Meadows For Monarchs
A Model and manual for pollinator conservation
The Meadows for Monarchs program started with our Butterfly Garden, a small, but effective planted area behind the Urban Ecology Center. As the natural habitat of butterflies is being altered and drastically reduced, gardens are needed to provide butterflies the resources they need throughout their annual cycle of reproduction and migration. The Butterfly Garden provides a selection of native plants that meets the needs and preferences of these beautiful insects. This space is managed by the Pinetree Garden Club.
With a little help from georgia power
Our Meadows for Monarchs program significantly expanded in 2014. A large amount of Blue Heron property runs along and underneath the high-tension power lines on Roswell Road.

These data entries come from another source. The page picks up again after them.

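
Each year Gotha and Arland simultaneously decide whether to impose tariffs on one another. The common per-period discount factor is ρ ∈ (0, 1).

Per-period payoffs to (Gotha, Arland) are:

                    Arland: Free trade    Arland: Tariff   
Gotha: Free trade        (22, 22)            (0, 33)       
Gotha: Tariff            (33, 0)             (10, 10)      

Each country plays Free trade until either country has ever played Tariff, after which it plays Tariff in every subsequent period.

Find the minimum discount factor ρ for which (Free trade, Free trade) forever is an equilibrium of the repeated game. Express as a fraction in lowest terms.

Under grim trigger the critical discount factor is (T−C)/(T−P) with T = 33, C = 22, P = 10.
ρ* = (33−22)/(33−10) = 11/23.

11/23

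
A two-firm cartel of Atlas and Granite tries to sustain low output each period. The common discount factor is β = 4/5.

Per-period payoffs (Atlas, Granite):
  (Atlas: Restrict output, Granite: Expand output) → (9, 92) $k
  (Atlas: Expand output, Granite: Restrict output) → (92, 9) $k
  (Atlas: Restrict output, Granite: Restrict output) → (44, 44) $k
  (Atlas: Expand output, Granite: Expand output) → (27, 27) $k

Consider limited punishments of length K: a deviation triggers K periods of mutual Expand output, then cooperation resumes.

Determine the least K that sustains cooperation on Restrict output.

IC: β(1−β^K)/(1−β) ≥ (92−44)/(44−27) = 48/17.
With β = 4/5: need 1 − β^K ≥ 48/17·(1−4/5)/(4/5), i.e. β^K ≤ 0.2941.
Since (4/5)^5 = 0.3277 and (4/5)^6 = 0.2621, the smallest such K is 6.

6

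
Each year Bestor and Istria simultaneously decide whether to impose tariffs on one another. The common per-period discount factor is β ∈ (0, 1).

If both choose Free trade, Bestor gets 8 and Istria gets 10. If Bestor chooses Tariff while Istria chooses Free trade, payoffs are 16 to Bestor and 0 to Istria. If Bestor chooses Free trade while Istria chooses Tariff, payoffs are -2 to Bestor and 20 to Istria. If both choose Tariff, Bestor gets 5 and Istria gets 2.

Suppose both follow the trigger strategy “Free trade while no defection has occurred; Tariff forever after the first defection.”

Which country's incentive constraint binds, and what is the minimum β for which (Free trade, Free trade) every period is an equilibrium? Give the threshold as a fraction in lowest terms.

Bestor: cooperation gives 8 each period; deviation gives 16 once then 5 forever.
  8/(1−β) ≥ 16 + 5β/(1−β) ⇒ β ≥ 8/11.
Istria: cooperation gives 10 each period; deviation gives 20 once then 2 forever.
  β ≥ 10/18 = 5/9.
Both must hold, so the binding constraint is Bestor's: β ≥ 8/11.

Bestor; β ≥ 8/11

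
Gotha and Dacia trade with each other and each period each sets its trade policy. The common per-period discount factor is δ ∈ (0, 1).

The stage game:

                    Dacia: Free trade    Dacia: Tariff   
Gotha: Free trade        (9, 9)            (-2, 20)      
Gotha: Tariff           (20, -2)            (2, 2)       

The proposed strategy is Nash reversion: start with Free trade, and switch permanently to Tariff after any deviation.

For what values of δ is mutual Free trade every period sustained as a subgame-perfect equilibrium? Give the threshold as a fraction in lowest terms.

Under grim trigger the critical discount factor is (T−C)/(T−P) with T = 20, C = 9, P = 2.
δ* = (20−9)/(20−2) = 11/18.

11/18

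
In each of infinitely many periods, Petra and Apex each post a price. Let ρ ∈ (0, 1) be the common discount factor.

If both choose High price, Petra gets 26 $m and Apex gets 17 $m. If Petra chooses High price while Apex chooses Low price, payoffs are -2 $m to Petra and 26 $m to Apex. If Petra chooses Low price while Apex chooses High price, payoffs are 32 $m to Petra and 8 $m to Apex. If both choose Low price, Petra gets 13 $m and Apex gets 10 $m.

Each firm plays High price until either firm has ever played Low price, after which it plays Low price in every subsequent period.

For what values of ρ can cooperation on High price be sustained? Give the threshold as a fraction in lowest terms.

Petra: cooperation gives 26 each period; deviation gives 32 once then 13 forever.
  26/(1−ρ) ≥ 32 + 13ρ/(1−ρ) ⇒ ρ ≥ 6/19.
Apex: cooperation gives 17 each period; deviation gives 26 once then 10 forever.
  ρ ≥ 9/16.
Both must hold, so the binding constraint is Apex's: ρ ≥ 9/16.

9/16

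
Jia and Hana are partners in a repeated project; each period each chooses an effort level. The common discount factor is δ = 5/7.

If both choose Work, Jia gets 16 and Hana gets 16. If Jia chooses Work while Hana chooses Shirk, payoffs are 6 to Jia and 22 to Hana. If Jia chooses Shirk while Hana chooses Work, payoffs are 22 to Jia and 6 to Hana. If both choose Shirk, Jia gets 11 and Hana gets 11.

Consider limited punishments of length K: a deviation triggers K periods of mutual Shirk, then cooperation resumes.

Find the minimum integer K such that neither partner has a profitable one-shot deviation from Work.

2

IC: δ(1−δ^K)/(1−δ) ≥ (22−16)/(16−11) = 6/5.
With δ = 5/7: need 1 − δ^K ≥ 6/5·(1−5/7)/(5/7), i.e. δ^K ≤ 0.5200.
Since (5/7)^1 = 0.7143 and (5/7)^2 = 0.5102, the smallest such K is 2.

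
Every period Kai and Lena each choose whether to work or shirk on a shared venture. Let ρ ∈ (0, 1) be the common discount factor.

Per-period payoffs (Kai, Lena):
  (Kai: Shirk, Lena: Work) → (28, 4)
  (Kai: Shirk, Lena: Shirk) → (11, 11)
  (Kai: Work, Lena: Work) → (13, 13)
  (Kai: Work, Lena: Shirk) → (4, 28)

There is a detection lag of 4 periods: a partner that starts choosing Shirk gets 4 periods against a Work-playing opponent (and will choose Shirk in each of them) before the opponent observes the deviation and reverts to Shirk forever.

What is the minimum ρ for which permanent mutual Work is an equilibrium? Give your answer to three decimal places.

0.969

The best deviation is to choose Shirk for all 4 undetected periods, earning 28 each, then 11 forever once detected.
Deviation value: 28(1−ρ^4)/(1−ρ) + 11ρ^4/(1−ρ); cooperation value: 13/(1−ρ).
IC: 13 ≥ 28(1−ρ^4) + 11ρ^4 = 28 − 17ρ^4.
So ρ^4 ≥ 15/17, giving ρ ≥ (15/17)^(1/4) ≈ 0.969.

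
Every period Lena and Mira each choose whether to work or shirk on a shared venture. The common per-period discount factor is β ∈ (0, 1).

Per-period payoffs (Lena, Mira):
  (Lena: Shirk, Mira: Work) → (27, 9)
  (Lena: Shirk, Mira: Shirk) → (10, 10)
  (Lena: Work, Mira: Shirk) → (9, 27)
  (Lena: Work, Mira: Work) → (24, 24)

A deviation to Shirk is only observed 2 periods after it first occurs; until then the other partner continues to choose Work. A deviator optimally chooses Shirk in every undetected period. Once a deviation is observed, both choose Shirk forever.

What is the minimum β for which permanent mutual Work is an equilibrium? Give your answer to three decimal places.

A deviator earns 27 for 2 periods, then 10 forever; cooperating earns 24 forever. Multiplying the IC by (1−β):
24 ≥ 27(1−β^2) + 10β^2, so 17·β^2 ≥ 3 and β^2 ≥ 3/17.
β ≥ (3/17)^(1/2) ≈ 0.420.

0.420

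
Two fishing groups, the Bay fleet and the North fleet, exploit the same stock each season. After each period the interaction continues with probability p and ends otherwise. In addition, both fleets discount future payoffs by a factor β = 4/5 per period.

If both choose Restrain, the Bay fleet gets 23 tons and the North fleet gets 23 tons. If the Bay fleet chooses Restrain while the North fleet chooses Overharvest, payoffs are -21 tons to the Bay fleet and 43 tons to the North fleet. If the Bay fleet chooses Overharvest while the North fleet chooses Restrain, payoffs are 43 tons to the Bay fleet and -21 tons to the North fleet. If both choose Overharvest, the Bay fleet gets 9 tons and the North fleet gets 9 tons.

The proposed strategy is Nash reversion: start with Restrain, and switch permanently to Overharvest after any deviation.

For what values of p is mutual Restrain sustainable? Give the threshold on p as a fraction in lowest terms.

With continuation probability p and discount β, the effective per-period discount factor is βp.
Grim-trigger IC: βp ≥ (43−23)/(43−9) = 10/17.
So p ≥ (10/17)/(4/5) = 25/34.

25/34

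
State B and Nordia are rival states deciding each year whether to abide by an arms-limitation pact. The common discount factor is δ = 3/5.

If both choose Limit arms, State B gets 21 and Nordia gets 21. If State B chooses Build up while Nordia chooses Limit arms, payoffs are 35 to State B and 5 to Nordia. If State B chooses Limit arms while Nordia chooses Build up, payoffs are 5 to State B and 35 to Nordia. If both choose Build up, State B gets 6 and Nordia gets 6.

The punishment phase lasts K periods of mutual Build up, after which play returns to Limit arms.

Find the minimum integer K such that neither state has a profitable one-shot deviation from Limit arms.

Need Σ_{k=1}^{K} δ^k ≥ (35−21)/(21−6) = 0.9333 at δ = 3/5.
At K = 1 the sum is 0.6000 < 0.9333; at K = 2 it is 0.9600 ≥ 0.9333.
So the minimum punishment length is K = 2.

2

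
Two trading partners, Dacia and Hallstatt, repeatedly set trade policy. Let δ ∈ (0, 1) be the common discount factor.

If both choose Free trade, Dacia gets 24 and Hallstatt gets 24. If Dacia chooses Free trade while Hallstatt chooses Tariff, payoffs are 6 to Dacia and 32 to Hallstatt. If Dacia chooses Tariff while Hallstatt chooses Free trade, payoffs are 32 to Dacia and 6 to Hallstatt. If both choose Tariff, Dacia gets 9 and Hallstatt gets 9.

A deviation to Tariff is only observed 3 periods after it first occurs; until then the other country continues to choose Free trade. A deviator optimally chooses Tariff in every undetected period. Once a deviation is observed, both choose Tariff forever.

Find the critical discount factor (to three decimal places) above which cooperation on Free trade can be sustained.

0.703

A deviator earns 32 for 3 periods, then 9 forever; cooperating earns 24 forever. Multiplying the IC by (1−δ):
24 ≥ 32(1−δ^3) + 9δ^3, so 23·δ^3 ≥ 8 and δ^3 ≥ 8/23.
δ ≥ (8/23)^(1/3) ≈ 0.703.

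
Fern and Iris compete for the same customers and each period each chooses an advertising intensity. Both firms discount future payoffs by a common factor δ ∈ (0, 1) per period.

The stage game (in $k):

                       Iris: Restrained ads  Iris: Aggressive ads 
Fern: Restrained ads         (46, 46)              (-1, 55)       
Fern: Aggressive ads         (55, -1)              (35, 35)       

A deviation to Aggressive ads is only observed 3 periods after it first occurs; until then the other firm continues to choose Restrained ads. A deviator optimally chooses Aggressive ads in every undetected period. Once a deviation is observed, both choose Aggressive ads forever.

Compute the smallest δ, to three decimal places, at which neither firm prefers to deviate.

A deviator earns 55 for 3 periods, then 35 forever; cooperating earns 46 forever. Multiplying the IC by (1−δ):
46 ≥ 55(1−δ^3) + 35δ^3, so 20·δ^3 ≥ 9 and δ^3 ≥ 9/20.
δ ≥ (9/20)^(1/3) ≈ 0.766.

0.766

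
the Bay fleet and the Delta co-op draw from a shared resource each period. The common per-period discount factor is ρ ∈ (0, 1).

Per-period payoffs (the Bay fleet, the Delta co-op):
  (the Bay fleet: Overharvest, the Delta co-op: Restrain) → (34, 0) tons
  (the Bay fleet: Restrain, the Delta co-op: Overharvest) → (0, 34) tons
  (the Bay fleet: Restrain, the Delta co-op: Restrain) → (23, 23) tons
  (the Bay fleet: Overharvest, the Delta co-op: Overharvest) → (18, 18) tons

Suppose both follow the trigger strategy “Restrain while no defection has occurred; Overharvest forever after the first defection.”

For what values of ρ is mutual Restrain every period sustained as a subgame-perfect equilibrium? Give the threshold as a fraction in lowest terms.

11/16

One-period gain from deviating is 34 − 23 = 11. The loss is 23 − 18 = 5 in every subsequent period, with present value 5·ρ/(1−ρ).
Deviation is unprofitable when 5·ρ/(1−ρ) ≥ 11, i.e. ρ/(1−ρ) ≥ 11/5.
Equivalently ρ ≥ 11/(11+5) = 11/16.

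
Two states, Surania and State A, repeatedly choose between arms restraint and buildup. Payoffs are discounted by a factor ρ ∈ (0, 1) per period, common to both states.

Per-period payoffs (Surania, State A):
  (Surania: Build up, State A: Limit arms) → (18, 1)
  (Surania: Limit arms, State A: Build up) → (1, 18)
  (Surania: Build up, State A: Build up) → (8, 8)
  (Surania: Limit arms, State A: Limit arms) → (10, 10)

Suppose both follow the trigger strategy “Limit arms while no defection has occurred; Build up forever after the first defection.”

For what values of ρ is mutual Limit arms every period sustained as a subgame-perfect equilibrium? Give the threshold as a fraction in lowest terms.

10/(1−ρ) ≥ 18 + 8ρ/(1−ρ)
10 ≥ 18 − 10ρ
ρ ≥ 8/10 = 4/5.

4/5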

Before Blue Heron was here, trees were planted or grew up on their own under the power lines and Georgia Power would routinely prune them back, often leaving the trees severely disfigured.
To meet the needs of Georgia Power and our pollinators, Blue Heron proposed a partnership where the Preserve would take on management of the land underneath the power lines to create a meadow habitat - to ensure no trees would grow in the area but also to provide useful foraging space for bees, butterflies, birds, moths, beetles, wasps, and others. The relationship started with Georgia Power on a difficult foot when our native grass plantings under the power lines were completely mowed down. Now a wonderful partnership has formed to remove the old disfigured trees that interrupt the power flow through the lines. They are being replaced with a corridor of native grasses and flowering plants like milkweed targeted to monarchs migrating through the area each year.
Our goal is to share our experience in creating healthy native pollinator habitat through the development of the Meadows for Monarchs Manual. More information coming soon.
Blue Heron’s butterfly garden was certified as a Monarch Waystation by Monarch Watch, a conservation program of The University of Kansas. Each fall hundreds of millions of monarchs migrate from the United States and Canada to overwintering areas in Mexico and California.
This monarch migration is considered one of the world’s greatest natural wonders. Blue Heron is proud to help assure the continuation of the monarch migration in North America. As a Monarch Waystation, the garden must provide milkweed, other nectar plants and shelter.
There are many readily available plants which attract butterflies. Some of Blue Heron’s favorites include blanket flower, joe pye weed, verbena, purple coneflower, bee balm, rudbekia, zinnias, and of course milkweed.
Consider adding some of these plants to your garden and join Blue Heron Nature Preserve in supporting butterfly conservation!